Purification and Characterization of Thermotolerable Alkaline Protease by Alkalophilic Bacillus sp. No. 8-16

알칼리성 Bacillus sp. No.8-16의 내열ㆍ알칼리성 단백질 분해효소의 정제와 특성

Thermostable alkaline protease of alkalophilic Bacillus sp. No. 8-16 has been purified, and the properties of the enzyme investigated. The characteristic point of the organism used is especially good growth in alkaline and thermal condition. The alkaline protease of the strain No. 8-16 was purified from crude enzyme by acetone precipitation, CM-cellulose ion exchange chromatography, Sephadex G-100 and Sephadex G-75 gel filtration. Through the series of chromatograpies, the enzyme was purified to homogeneity with specific activity of 37 fold higher than that of the crude broth. Characteristics of the purified enzyme were as follow; $K_m$ value for the enzyme was 1.3 mg/ml, the alkaline protease showed a maximal activity at 7$0^{\circ}C$ and from the pH 6.0 through 12.0, and stable for 1 hr. at 6$0^{\circ}C$. The moleclar weight of the enzyme was estimated to be 33,000 by Sephadex G-100 gel filtration. The activity of the alkaline protease was inhibited by iodoacetic acid and Ag$^+$, Hg$^+$, PMSF (phenylmethylsulfonyl fluoride), and activated by $Ca^{2+}$ and Mn$^{2+}$.

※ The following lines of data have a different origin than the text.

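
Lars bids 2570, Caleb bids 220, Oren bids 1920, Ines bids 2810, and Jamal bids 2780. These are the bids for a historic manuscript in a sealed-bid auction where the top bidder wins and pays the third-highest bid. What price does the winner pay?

Price paid: 2570.

Ordered from highest: Ines 2810, then Jamal 2780, then Lars 2570, then Oren 1920, then Caleb 220.
Ines is the highest bidder, so Ines wins.
Under the third-price rule, the price is the third-highest bid: 2570.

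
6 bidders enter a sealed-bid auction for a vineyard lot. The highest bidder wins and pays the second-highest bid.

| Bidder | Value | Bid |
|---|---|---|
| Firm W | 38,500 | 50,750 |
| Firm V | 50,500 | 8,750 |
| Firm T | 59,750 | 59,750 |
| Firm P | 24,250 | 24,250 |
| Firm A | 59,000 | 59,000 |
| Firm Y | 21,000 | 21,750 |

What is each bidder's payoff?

Sorted high to low: Firm T 59,750 > Firm A 59,000 > Firm W 50,750 > Firm P 24,250 > Firm Y 21,750 > Firm V 8,750.
Firm T has the top bid and wins; the price is the second-highest bid, 59,000.
Firm T's payoff = 59,750 − 59,000 = 750. All other bidders lose, so their payoff is 0.

Payoffs: Firm W 0, Firm V 0, Firm T 750, Firm P 0, Firm A 0, Firm Y 0.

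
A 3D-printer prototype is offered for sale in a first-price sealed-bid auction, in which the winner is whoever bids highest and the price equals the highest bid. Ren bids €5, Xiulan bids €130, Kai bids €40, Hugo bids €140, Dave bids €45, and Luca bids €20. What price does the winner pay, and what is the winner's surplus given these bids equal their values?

Sorted high to low: Hugo €140 > Xiulan €130 > Dave €45 > Kai €40 > Luca €20 > Ren €5.
Hugo is the highest bidder, so Hugo wins.
Under the first-price rule, the price is the highest bid: €140.
Surplus = €140 − €140 = €0.

Price €140; surplus €0.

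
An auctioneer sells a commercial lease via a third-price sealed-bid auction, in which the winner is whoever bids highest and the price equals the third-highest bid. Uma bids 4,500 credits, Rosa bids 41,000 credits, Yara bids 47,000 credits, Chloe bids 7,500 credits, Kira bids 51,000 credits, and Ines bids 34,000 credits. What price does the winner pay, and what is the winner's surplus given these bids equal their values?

Bids in descending order: Kira 51,000 credits > Yara 47,000 credits > Rosa 41,000 credits > Ines 34,000 credits > Chloe 7,500 credits > Uma 4,500 credits.
Kira is the highest bidder, so Kira wins.
Under the third-price rule, the price is the third-highest bid: 41,000 credits.
Surplus = 51,000 credits − 41,000 credits = 10,000 credits.

Price 41,000 credits; surplus 10,000 credits.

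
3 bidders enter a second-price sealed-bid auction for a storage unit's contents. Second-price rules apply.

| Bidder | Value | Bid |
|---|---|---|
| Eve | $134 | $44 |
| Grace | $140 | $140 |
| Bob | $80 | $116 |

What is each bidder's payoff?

Payoffs: Eve $0, Grace $24, Bob $0.

Ranking the bids: Grace $140; Bob $116; Eve $44.
Grace has the top bid and wins; the price is the second-highest bid, $116.
Grace's payoff = $140 − $116 = $24. All other bidders lose, so their payoff is 0.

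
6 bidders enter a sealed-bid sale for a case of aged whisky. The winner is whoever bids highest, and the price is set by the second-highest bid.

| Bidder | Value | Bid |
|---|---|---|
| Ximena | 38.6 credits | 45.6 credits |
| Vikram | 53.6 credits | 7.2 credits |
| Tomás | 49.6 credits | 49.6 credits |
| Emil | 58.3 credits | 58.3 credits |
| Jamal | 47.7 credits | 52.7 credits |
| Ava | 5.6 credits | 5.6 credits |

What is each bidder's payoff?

Ordered from highest: Emil 58.3 credits > Jamal 52.7 credits > Tomás 49.6 credits > Ximena 45.6 credits > Vikram 7.2 credits > Ava 5.6 credits.
Emil has the top bid and wins; the price is the second-highest bid, 52.7 credits.
Emil's payoff = 58.3 credits − 52.7 credits = 5.6 credits. All other bidders lose, so their payoff is 0.

Ximena 0.0 credits, Vikram 0.0 credits, Tomás 0.0 credits, Emil 5.6 credits, Jamal 0.0 credits, Ava 0.0 credits.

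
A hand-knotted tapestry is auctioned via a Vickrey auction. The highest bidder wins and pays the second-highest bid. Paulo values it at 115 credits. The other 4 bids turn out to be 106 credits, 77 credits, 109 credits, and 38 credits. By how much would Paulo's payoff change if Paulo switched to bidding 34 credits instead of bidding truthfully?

The highest competing bid is 109 credits.
Bidding truthfully at 115 credits: Paulo has the top bid, wins, and pays the second-highest bid 109 credits. Payoff = 115 credits − 109 credits = 6 credits.
Bidding 34 credits: the top bid is 109 credits (a rival), so Paulo loses. Payoff = 0 credits.
Change = 0 credits − 6 credits = -6 credits.
Deviating from a truthful bid can only lose payoff in a second-price auction — never gain.

-6 credits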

알칼리성 Bacillus속 8-16 균주의 내열ㆍ알칼리성단백질 분해효소를 정제하여 그 특성을 조사하였다. 본 균주의 알칼리성 protease를 아세톤침전, CM-셀룰로즈크로마토그래피, Sephadex G-100 및 G-75 젤 여과법으로 정제하였고 비활성이 37배되게 하여 단일단백질이 될 때까지 순수정제하였다. 이 효소는 7$0^{\circ}C$ pH 11에서 pH 12 사이에서 최대 활성을 나타냈고 6$0^{\circ}C$에서는 한시간 동안 안정하였다. 이 효소의 $K_m$치는 1.3mg/$m\ell$이며 분자량 33,000으로 추정된다. 또한 이 효소는 Cu$^{2+}$ 및 Mn$^{2+}$에 의해서 약간 활성화되고 Ag$^+$, Hg$^{2+}$ 및 PMSF에 의해서 저해되므로 활성부위에 serine기가 관여하는 것으로 추정된다.